I also had reinforced the fact that our apartment had become an epicenter for sex since he had started bringing people over, and that I was tired of sleeping in the same room that his little 'one nighter' had occurred, (this was when we were living in a one bedroom apartment, sharing the same bed), and the more I fought against it, the more tired he grew of my constant bickering. There were a few times he had even tried to accuse me of being jealous but I simply laughed and told him that I honestly didn't care if he was having sex with me or not, I was just tired of sex at the time.
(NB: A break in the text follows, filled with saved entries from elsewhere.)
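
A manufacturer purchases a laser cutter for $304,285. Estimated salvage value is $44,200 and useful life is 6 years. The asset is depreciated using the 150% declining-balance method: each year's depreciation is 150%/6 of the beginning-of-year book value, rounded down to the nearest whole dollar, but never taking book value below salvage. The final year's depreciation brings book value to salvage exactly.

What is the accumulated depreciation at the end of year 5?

Depreciable base = $304,285 − $44,200 = $260,085.
Year 1: ⌊$304,285 × 150%/6⌋ = $76,071. Book value $228,214.
Year 2: ⌊$228,214 × 150%/6⌋ = $57,053. Book value $171,161.
Year 3: ⌊$171,161 × 150%/6⌋ = $42,790. Book value $128,371.
Year 4: ⌊$128,371 × 150%/6⌋ = $32,092. Book value $96,279.
Year 5: ⌊$96,279 × 150%/6⌋ = $24,069. Book value $72,210.
Accumulated through year 5 = $304,285 − $72,210 = $232,075.

$232,075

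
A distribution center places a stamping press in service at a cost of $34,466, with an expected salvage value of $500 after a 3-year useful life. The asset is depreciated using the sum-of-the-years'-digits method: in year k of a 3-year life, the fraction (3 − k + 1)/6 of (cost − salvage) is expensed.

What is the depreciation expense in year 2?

Depreciable base = $34,466 − $500 = $33,966.
Sum of the years' digits = 3+2+1 = 6.
Year 1: $33,966 × 3/6 = $16,983. Book value $17,483.
Year 2: $33,966 × 2/6 = $11,322. Book value $6,161.

$11,322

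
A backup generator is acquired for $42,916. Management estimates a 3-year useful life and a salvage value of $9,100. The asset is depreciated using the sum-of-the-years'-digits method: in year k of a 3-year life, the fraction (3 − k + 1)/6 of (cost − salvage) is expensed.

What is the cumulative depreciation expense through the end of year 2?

$28,180

Depreciable base = $42,916 − $9,100 = $33,816.
Sum of the years' digits = 3+2+1 = 6.
Year 1: $33,816 × 3/6 = $16,908. Book value $26,008.
Year 2: $33,816 × 2/6 = $11,272. Book value $14,736.
Accumulated through year 2 = $42,916 − $14,736 = $28,180.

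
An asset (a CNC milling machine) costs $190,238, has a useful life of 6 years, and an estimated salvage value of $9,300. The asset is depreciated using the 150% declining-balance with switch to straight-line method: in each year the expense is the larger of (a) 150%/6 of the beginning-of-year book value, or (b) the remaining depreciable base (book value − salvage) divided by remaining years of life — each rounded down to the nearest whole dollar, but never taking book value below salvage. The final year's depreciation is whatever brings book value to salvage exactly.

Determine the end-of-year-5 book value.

Depreciable base = $190,238 − $9,300 = $180,938.
Year 1: DB = ⌊$190,238 × 150%/6⌋ = $47,559; SL = ⌊$180,938/6⌋ = $30,156 → take DB $47,559. Book value $142,679.
Year 2: DB = ⌊$142,679 × 150%/6⌋ = $35,669; SL = ⌊$133,379/5⌋ = $26,675 → take DB $35,669. Book value $107,010.
Year 3: DB = ⌊$107,010 × 150%/6⌋ = $26,752; SL = ⌊$97,710/4⌋ = $24,427 → take DB $26,752. Book value $80,258.
Year 4: DB = ⌊$80,258 × 150%/6⌋ = $20,064; SL = ⌊$70,958/3⌋ = $23,652 → take SL $23,652. Book value $56,606.
Year 5: DB = ⌊$56,606 × 150%/6⌋ = $14,151; SL = ⌊$47,306/2⌋ = $23,653 → take SL $23,653. Book value $32,953.

$32,953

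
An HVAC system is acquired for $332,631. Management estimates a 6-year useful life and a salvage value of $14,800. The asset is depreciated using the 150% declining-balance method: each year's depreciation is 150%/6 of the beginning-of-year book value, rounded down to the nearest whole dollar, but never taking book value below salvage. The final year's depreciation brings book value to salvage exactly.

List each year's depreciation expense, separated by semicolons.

$83,157; $62,368; $46,776; $35,082; $26,312; $64,136

Depreciable base = $332,631 − $14,800 = $317,831.
Year 1: ⌊$332,631 × 150%/6⌋ = $83,157. Book value $249,474.
Year 2: ⌊$249,474 × 150%/6⌋ = $62,368. Book value $187,106.
Year 3: ⌊$187,106 × 150%/6⌋ = $46,776. Book value $140,330.
Year 4: ⌊$140,330 × 150%/6⌋ = $35,082. Book value $105,248.
Year 5: ⌊$105,248 × 150%/6⌋ = $26,312. Book value $78,936.
Year 6 (final): $78,936 − $14,800 = $64,136. Book value $14,800.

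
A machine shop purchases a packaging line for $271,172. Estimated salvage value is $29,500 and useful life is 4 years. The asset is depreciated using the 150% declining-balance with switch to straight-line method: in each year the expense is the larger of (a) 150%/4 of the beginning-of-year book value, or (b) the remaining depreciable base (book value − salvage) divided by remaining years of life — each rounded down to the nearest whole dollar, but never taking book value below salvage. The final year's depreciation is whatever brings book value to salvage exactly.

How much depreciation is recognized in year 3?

$39,722

Depreciable base = $271,172 − $29,500 = $241,672.
Year 1: DB = ⌊$271,172 × 150%/4⌋ = $101,689; SL = ⌊$241,672/4⌋ = $60,418 → take DB $101,689. Book value $169,483.
Year 2: DB = ⌊$169,483 × 150%/4⌋ = $63,556; SL = ⌊$139,983/3⌋ = $46,661 → take DB $63,556. Book value $105,927.
Year 3: DB = ⌊$105,927 × 150%/4⌋ = $39,722; SL = ⌊$76,427/2⌋ = $38,213 → take DB $39,722. Book value $66,205.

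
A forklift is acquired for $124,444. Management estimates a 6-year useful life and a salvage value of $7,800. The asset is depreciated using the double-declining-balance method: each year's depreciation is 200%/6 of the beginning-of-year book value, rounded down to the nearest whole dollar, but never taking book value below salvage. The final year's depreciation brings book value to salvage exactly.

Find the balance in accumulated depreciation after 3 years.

Depreciable base = $124,444 − $7,800 = $116,644.
Year 1: ⌊$124,444 × 200%/6⌋ = $41,481. Book value $82,963.
Year 2: ⌊$82,963 × 200%/6⌋ = $27,654. Book value $55,309.
Year 3: ⌊$55,309 × 200%/6⌋ = $18,436. Book value $36,873.
Accumulated through year 3 = $124,444 − $36,873 = $87,571.

$87,571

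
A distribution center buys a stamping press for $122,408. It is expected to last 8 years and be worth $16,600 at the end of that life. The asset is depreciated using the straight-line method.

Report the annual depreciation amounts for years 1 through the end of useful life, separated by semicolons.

$13,226; $13,226; $13,226; $13,226; $13,226; $13,226; $13,226; $13,226

Depreciable base = $122,408 − $16,600 = $105,808.
Annual expense = $105,808 / 8 = $13,226.
End of year 1: book value $109,182.
End of year 2: book value $95,956.
End of year 3: book value $82,730.
End of year 4: book value $69,504.
End of year 5: book value $56,278.
End of year 6: book value $43,052.
End of year 7: book value $29,826.
End of year 8: book value $16,600.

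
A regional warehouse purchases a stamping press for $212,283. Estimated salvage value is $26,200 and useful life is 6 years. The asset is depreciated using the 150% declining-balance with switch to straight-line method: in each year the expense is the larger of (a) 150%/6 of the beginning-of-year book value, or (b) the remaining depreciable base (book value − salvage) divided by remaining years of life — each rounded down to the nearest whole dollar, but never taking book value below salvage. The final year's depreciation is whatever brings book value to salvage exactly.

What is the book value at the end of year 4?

Depreciable base = $212,283 − $26,200 = $186,083.
Year 1: DB = ⌊$212,283 × 150%/6⌋ = $53,070; SL = ⌊$186,083/6⌋ = $31,013 → take DB $53,070. Book value $159,213.
Year 2: DB = ⌊$159,213 × 150%/6⌋ = $39,803; SL = ⌊$133,013/5⌋ = $26,602 → take DB $39,803. Book value $119,410.
Year 3: DB = ⌊$119,410 × 150%/6⌋ = $29,852; SL = ⌊$93,210/4⌋ = $23,302 → take DB $29,852. Book value $89,558.
Year 4: DB = ⌊$89,558 × 150%/6⌋ = $22,389; SL = ⌊$63,358/3⌋ = $21,119 → take DB $22,389. Book value $67,169.

$67,169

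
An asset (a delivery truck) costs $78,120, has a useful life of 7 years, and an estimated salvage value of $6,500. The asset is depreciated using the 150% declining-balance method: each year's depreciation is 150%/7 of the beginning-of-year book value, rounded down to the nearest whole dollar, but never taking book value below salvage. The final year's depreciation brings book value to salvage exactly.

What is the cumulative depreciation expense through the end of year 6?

$59,739

Depreciable base = $78,120 − $6,500 = $71,620.
Year 1: ⌊$78,120 × 150%/7⌋ = $16,740. Book value $61,380.
Year 2: ⌊$61,380 × 150%/7⌋ = $13,152. Book value $48,228.
Year 3: ⌊$48,228 × 150%/7⌋ = $10,334. Book value $37,894.
Year 4: ⌊$37,894 × 150%/7⌋ = $8,120. Book value $29,774.
Year 5: ⌊$29,774 × 150%/7⌋ = $6,380. Book value $23,394.
Year 6: ⌊$23,394 × 150%/7⌋ = $5,013. Book value $18,381.
Accumulated through year 6 = $78,120 − $18,381 = $59,739.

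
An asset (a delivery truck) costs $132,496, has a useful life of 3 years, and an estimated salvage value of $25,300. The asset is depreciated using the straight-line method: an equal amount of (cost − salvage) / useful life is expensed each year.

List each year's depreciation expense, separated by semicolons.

$35,732; $35,732; $35,732

Depreciable base = $132,496 − $25,300 = $107,196.
Annual expense = $107,196 / 3 = $35,732.
End of year 1: book value $96,764.
End of year 2: book value $61,032.
End of year 3: book value $25,300.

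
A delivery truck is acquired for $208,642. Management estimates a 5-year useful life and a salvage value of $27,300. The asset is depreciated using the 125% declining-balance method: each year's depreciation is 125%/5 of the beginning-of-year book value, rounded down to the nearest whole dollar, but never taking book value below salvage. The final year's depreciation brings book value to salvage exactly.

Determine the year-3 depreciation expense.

$29,340

Depreciable base = $208,642 − $27,300 = $181,342.
Year 1: ⌊$208,642 × 125%/5⌋ = $52,160. Book value $156,482.
Year 2: ⌊$156,482 × 125%/5⌋ = $39,120. Book value $117,362.
Year 3: ⌊$117,362 × 125%/5⌋ = $29,340. Book value $88,022.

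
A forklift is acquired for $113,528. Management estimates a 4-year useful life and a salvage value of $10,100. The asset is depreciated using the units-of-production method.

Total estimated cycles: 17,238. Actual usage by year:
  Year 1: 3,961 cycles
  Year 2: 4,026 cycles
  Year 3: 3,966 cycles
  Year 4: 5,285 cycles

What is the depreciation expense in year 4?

Depreciable base = $113,528 − $10,100 = $103,428.
Rate = $103,428 / 17,238 cycles = $6 per cycle.
Year 1: 3,961 × $6 = $23,766. Book value $89,762.
Year 2: 4,026 × $6 = $24,156. Book value $65,606.
Year 3: 3,966 × $6 = $23,796. Book value $41,810.
Year 4: 5,285 × $6 = $31,710. Book value $10,100.

$31,710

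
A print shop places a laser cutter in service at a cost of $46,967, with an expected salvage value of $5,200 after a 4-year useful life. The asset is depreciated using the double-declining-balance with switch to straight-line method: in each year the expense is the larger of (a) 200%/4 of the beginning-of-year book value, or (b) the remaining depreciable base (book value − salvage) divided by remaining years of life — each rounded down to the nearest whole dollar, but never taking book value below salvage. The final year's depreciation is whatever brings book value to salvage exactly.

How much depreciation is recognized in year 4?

Depreciable base = $46,967 − $5,200 = $41,767.
Year 1: DB = ⌊$46,967 × 200%/4⌋ = $23,483; SL = ⌊$41,767/4⌋ = $10,441 → take DB $23,483. Book value $23,484.
Year 2: DB = ⌊$23,484 × 200%/4⌋ = $11,742; SL = ⌊$18,284/3⌋ = $6,094 → take DB $11,742. Book value $11,742.
Year 3: DB = ⌊$11,742 × 200%/4⌋ = $5,871; SL = ⌊$6,542/2⌋ = $3,271 → take DB $5,871. Book value $5,871.
Year 4 (final): $5,871 − $5,200 = $671. Book value $5,200.

$671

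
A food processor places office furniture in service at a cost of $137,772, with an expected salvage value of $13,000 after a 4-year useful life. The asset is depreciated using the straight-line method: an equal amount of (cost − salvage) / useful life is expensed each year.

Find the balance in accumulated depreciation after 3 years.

$93,579

Depreciable base = $137,772 − $13,000 = $124,772.
Annual expense = $124,772 / 4 = $31,193.
End of year 1: book value $106,579.
End of year 2: book value $75,386.
End of year 3: book value $44,193.
Accumulated through year 3 = $137,772 − $44,193 = $93,579.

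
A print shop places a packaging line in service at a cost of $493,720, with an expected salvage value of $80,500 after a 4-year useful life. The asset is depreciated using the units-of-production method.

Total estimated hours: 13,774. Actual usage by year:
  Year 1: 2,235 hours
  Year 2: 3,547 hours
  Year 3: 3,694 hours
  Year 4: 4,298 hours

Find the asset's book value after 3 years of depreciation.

$209,440

Depreciable base = $493,720 − $80,500 = $413,220.
Rate = $413,220 / 13,774 hours = $30 per hour.
Year 1: 2,235 × $30 = $67,050. Book value $426,670.
Year 2: 3,547 × $30 = $106,410. Book value $320,260.
Year 3: 3,694 × $30 = $110,820. Book value $209,440.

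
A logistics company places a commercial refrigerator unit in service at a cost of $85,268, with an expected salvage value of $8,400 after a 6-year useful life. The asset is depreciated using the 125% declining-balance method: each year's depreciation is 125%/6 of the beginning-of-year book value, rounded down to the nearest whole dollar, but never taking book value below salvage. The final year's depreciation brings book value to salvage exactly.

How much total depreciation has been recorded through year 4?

Depreciable base = $85,268 − $8,400 = $76,868.
Year 1: ⌊$85,268 × 125%/6⌋ = $17,764. Book value $67,504.
Year 2: ⌊$67,504 × 125%/6⌋ = $14,063. Book value $53,441.
Year 3: ⌊$53,441 × 125%/6⌋ = $11,133. Book value $42,308.
Year 4: ⌊$42,308 × 125%/6⌋ = $8,814. Book value $33,494.
Accumulated through year 4 = $85,268 − $33,494 = $51,774.

$51,774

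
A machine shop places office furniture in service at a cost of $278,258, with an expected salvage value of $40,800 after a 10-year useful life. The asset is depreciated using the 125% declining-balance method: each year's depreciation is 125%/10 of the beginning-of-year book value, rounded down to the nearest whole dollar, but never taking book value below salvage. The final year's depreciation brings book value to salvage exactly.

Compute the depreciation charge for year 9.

Depreciable base = $278,258 − $40,800 = $237,458.
Year 1: ⌊$278,258 × 125%/10⌋ = $34,782. Book value $243,476.
Year 2: ⌊$243,476 × 125%/10⌋ = $30,434. Book value $213,042.
Year 3: ⌊$213,042 × 125%/10⌋ = $26,630. Book value $186,412.
Year 4: ⌊$186,412 × 125%/10⌋ = $23,301. Book value $163,111.
Year 5: ⌊$163,111 × 125%/10⌋ = $20,388. Book value $142,723.
Year 6: ⌊$142,723 × 125%/10⌋ = $17,840. Book value $124,883.
Year 7: ⌊$124,883 × 125%/10⌋ = $15,610. Book value $109,273.
Year 8: ⌊$109,273 × 125%/10⌋ = $13,659. Book value $95,614.
Year 9: ⌊$95,614 × 125%/10⌋ = $11,951. Book value $83,663.

$11,951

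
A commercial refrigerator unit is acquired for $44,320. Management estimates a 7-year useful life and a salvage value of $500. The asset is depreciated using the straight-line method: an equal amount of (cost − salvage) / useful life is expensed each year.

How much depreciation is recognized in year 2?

$6,260

Depreciable base = $44,320 − $500 = $43,820.
Annual expense = $43,820 / 7 = $6,260.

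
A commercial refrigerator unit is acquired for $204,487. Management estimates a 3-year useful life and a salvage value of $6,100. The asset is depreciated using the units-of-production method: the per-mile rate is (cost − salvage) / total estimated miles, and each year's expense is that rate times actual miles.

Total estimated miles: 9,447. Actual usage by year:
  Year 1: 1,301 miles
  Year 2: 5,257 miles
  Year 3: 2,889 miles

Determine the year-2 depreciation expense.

$110,397

Depreciable base = $204,487 − $6,100 = $198,387.
Rate = $198,387 / 9,447 miles = $21 per mile.
Year 1: 1,301 × $21 = $27,321. Book value $177,166.
Year 2: 5,257 × $21 = $110,397. Book value $66,769.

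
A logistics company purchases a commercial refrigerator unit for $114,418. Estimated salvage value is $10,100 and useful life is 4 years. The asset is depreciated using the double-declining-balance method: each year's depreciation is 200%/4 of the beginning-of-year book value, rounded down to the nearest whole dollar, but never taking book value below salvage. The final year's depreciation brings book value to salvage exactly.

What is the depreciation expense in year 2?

$28,604

Depreciable base = $114,418 − $10,100 = $104,318.
Year 1: ⌊$114,418 × 200%/4⌋ = $57,209. Book value $57,209.
Year 2: ⌊$57,209 × 200%/4⌋ = $28,604. Book value $28,605.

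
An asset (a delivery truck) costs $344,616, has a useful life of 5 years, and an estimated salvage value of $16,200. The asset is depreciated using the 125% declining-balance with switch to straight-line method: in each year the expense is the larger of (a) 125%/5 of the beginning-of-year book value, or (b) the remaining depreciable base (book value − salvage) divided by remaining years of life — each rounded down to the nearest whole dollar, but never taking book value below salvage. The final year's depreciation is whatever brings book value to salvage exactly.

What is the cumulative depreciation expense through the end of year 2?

Depreciable base = $344,616 − $16,200 = $328,416.
Year 1: DB = ⌊$344,616 × 125%/5⌋ = $86,154; SL = ⌊$328,416/5⌋ = $65,683 → take DB $86,154. Book value $258,462.
Year 2: DB = ⌊$258,462 × 125%/5⌋ = $64,615; SL = ⌊$242,262/4⌋ = $60,565 → take DB $64,615. Book value $193,847.
Accumulated through year 2 = $344,616 − $193,847 = $150,769.

$150,769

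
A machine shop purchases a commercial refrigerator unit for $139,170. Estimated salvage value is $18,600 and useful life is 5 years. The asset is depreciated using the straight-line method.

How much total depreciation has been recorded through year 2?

$48,228

Depreciable base = $139,170 − $18,600 = $120,570.
Annual expense = $120,570 / 5 = $24,114.
End of year 1: book value $115,056.
End of year 2: book value $90,942.
Accumulated through year 2 = $139,170 − $90,942 = $48,228.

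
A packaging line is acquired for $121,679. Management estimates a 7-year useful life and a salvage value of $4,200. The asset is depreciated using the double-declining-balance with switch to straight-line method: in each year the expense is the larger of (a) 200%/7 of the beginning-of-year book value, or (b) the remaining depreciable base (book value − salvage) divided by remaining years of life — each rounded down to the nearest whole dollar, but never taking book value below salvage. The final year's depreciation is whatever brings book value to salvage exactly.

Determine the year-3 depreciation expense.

Depreciable base = $121,679 − $4,200 = $117,479.
Year 1: DB = ⌊$121,679 × 200%/7⌋ = $34,765; SL = ⌊$117,479/7⌋ = $16,782 → take DB $34,765. Book value $86,914.
Year 2: DB = ⌊$86,914 × 200%/7⌋ = $24,832; SL = ⌊$82,714/6⌋ = $13,785 → take DB $24,832. Book value $62,082.
Year 3: DB = ⌊$62,082 × 200%/7⌋ = $17,737; SL = ⌊$57,882/5⌋ = $11,576 → take DB $17,737. Book value $44,345.

$17,737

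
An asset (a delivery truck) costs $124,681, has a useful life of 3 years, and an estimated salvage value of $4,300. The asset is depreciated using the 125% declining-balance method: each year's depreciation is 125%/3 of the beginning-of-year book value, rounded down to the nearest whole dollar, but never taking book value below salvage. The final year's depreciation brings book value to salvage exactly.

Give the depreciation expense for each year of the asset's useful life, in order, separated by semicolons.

$51,950; $30,304; $38,127

Depreciable base = $124,681 − $4,300 = $120,381.
Year 1: ⌊$124,681 × 125%/3⌋ = $51,950. Book value $72,731.
Year 2: ⌊$72,731 × 125%/3⌋ = $30,304. Book value $42,427.
Year 3 (final): $42,427 − $4,300 = $38,127. Book value $4,300.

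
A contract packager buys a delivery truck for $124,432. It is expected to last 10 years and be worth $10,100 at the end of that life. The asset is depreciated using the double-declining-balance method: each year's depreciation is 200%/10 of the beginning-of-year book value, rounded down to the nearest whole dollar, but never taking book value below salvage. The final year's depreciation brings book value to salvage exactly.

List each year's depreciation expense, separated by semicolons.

$24,886; $19,909; $15,927; $12,742; $10,193; $8,155; $6,524; $5,219; $4,175; $6,602

Depreciable base = $124,432 − $10,100 = $114,332.
Year 1: ⌊$124,432 × 200%/10⌋ = $24,886. Book value $99,546.
Year 2: ⌊$99,546 × 200%/10⌋ = $19,909. Book value $79,637.
Year 3: ⌊$79,637 × 200%/10⌋ = $15,927. Book value $63,710.
Year 4: ⌊$63,710 × 200%/10⌋ = $12,742. Book value $50,968.
Year 5: ⌊$50,968 × 200%/10⌋ = $10,193. Book value $40,775.
Year 6: ⌊$40,775 × 200%/10⌋ = $8,155. Book value $32,620.
Year 7: ⌊$32,620 × 200%/10⌋ = $6,524. Book value $26,096.
Year 8: ⌊$26,096 × 200%/10⌋ = $5,219. Book value $20,877.
Year 9: ⌊$20,877 × 200%/10⌋ = $4,175. Book value $16,702.
Year 10 (final): $16,702 − $10,100 = $6,602. Book value $10,100.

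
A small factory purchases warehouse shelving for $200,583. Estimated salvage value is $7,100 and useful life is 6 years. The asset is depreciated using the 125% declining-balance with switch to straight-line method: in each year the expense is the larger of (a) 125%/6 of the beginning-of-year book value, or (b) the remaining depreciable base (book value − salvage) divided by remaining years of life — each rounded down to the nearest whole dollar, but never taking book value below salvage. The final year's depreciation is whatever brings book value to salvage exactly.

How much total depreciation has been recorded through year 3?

$104,523

Depreciable base = $200,583 − $7,100 = $193,483.
Year 1: DB = ⌊$200,583 × 125%/6⌋ = $41,788; SL = ⌊$193,483/6⌋ = $32,247 → take DB $41,788. Book value $158,795.
Year 2: DB = ⌊$158,795 × 125%/6⌋ = $33,082; SL = ⌊$151,695/5⌋ = $30,339 → take DB $33,082. Book value $125,713.
Year 3: DB = ⌊$125,713 × 125%/6⌋ = $26,190; SL = ⌊$118,613/4⌋ = $29,653 → take SL $29,653. Book value $96,060.
Accumulated through year 3 = $200,583 − $96,060 = $104,523.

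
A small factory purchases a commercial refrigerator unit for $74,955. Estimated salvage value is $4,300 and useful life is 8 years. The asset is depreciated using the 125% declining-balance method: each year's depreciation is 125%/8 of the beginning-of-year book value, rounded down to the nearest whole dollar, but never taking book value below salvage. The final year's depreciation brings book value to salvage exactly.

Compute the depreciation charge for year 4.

$7,035

Depreciable base = $74,955 − $4,300 = $70,655.
Year 1: ⌊$74,955 × 125%/8⌋ = $11,711. Book value $63,244.
Year 2: ⌊$63,244 × 125%/8⌋ = $9,881. Book value $53,363.
Year 3: ⌊$53,363 × 125%/8⌋ = $8,337. Book value $45,026.
Year 4: ⌊$45,026 × 125%/8⌋ = $7,035. Book value $37,991.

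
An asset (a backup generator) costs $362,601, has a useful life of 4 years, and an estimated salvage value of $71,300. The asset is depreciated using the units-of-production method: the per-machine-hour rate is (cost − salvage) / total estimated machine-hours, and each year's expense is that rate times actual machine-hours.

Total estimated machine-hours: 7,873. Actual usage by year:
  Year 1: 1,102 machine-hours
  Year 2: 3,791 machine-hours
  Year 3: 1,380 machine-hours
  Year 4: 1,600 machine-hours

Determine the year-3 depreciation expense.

Depreciable base = $362,601 − $71,300 = $291,301.
Rate = $291,301 / 7,873 machine-hours = $37 per machine-hour.
Year 1: 1,102 × $37 = $40,774. Book value $321,827.
Year 2: 3,791 × $37 = $140,267. Book value $181,560.
Year 3: 1,380 × $37 = $51,060. Book value $130,500.

$51,060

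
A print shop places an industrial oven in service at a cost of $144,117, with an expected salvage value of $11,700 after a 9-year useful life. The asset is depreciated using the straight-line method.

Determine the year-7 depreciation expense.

$14,713

Depreciable base = $144,117 − $11,700 = $132,417.
Annual expense = $132,417 / 9 = $14,713.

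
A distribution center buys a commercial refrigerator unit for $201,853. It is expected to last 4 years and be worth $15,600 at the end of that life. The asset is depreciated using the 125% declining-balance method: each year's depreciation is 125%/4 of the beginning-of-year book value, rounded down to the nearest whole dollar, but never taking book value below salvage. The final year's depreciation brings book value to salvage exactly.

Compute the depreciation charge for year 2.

Depreciable base = $201,853 − $15,600 = $186,253.
Year 1: ⌊$201,853 × 125%/4⌋ = $63,079. Book value $138,774.
Year 2: ⌊$138,774 × 125%/4⌋ = $43,366. Book value $95,408.

$43,366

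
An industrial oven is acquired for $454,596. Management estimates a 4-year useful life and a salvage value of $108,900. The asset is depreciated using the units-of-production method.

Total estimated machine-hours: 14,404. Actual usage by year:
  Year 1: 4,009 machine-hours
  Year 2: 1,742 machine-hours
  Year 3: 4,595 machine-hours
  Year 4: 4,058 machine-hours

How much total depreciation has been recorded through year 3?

Depreciable base = $454,596 − $108,900 = $345,696.
Rate = $345,696 / 14,404 machine-hours = $24 per machine-hour.
Year 1: 4,009 × $24 = $96,216. Book value $358,380.
Year 2: 1,742 × $24 = $41,808. Book value $316,572.
Year 3: 4,595 × $24 = $110,280. Book value $206,292.
Accumulated through year 3 = $454,596 − $206,292 = $248,304.

$248,304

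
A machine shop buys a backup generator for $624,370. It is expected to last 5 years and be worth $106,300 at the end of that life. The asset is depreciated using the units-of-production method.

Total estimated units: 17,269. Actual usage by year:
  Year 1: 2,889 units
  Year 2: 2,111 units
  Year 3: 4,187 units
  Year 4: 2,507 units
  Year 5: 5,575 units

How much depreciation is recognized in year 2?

$63,330

Depreciable base = $624,370 − $106,300 = $518,070.
Rate = $518,070 / 17,269 units = $30 per unit.
Year 1: 2,889 × $30 = $86,670. Book value $537,700.
Year 2: 2,111 × $30 = $63,330. Book value $474,370.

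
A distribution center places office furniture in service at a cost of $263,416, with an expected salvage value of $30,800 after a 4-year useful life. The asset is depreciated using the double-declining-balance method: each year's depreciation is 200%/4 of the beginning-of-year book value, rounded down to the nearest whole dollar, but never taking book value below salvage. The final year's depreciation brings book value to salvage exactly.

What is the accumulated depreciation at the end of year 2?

$197,562

Depreciable base = $263,416 − $30,800 = $232,616.
Year 1: ⌊$263,416 × 200%/4⌋ = $131,708. Book value $131,708.
Year 2: ⌊$131,708 × 200%/4⌋ = $65,854. Book value $65,854.
Accumulated through year 2 = $263,416 − $65,854 = $197,562.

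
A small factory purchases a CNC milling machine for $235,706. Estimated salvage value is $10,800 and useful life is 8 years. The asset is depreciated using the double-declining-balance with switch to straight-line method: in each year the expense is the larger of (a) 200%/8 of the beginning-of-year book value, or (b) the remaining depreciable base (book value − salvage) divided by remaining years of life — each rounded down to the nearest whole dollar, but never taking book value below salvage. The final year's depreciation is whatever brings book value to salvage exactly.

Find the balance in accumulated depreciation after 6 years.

Depreciable base = $235,706 − $10,800 = $224,906.
Year 1: DB = ⌊$235,706 × 200%/8⌋ = $58,926; SL = ⌊$224,906/8⌋ = $28,113 → take DB $58,926. Book value $176,780.
Year 2: DB = ⌊$176,780 × 200%/8⌋ = $44,195; SL = ⌊$165,980/7⌋ = $23,711 → take DB $44,195. Book value $132,585.
Year 3: DB = ⌊$132,585 × 200%/8⌋ = $33,146; SL = ⌊$121,785/6⌋ = $20,297 → take DB $33,146. Book value $99,439.
Year 4: DB = ⌊$99,439 × 200%/8⌋ = $24,859; SL = ⌊$88,639/5⌋ = $17,727 → take DB $24,859. Book value $74,580.
Year 5: DB = ⌊$74,580 × 200%/8⌋ = $18,645; SL = ⌊$63,780/4⌋ = $15,945 → take DB $18,645. Book value $55,935.
Year 6: DB = ⌊$55,935 × 200%/8⌋ = $13,983; SL = ⌊$45,135/3⌋ = $15,045 → take SL $15,045. Book value $40,890.
Accumulated through year 6 = $235,706 − $40,890 = $194,816.

$194,816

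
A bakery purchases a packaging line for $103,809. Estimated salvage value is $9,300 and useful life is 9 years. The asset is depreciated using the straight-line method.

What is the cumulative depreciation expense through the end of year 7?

Depreciable base = $103,809 − $9,300 = $94,509.
Annual expense = $94,509 / 9 = $10,501.
End of year 1: book value $93,308.
End of year 2: book value $82,807.
End of year 3: book value $72,306.
End of year 4: book value $61,805.
End of year 5: book value $51,304.
End of year 6: book value $40,803.
End of year 7: book value $30,302.
Accumulated through year 7 = $103,809 − $30,302 = $73,507.

$73,507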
So he agreed to stop bringing people over. Of course this somehow triggered lots and lots of sex between me and him, which I didn't have a problem with because we live here, and us having sex allover the apartment is okay.


:P


I know he really shouldn't, as a room mate, give a shit about whether or not I go or stay but there's more to this little story.

Explanation : In short, we both need each other to survive in our apartment because we can't live alone with the costs that this living situation deals out, and neither of us really can't stand the idea of going back to living with mommy and daddy.
 
I say end it because the day you say no to sex he will get it somewhere else.

He has to understand that it is an ass not a vagina, so it needs a break.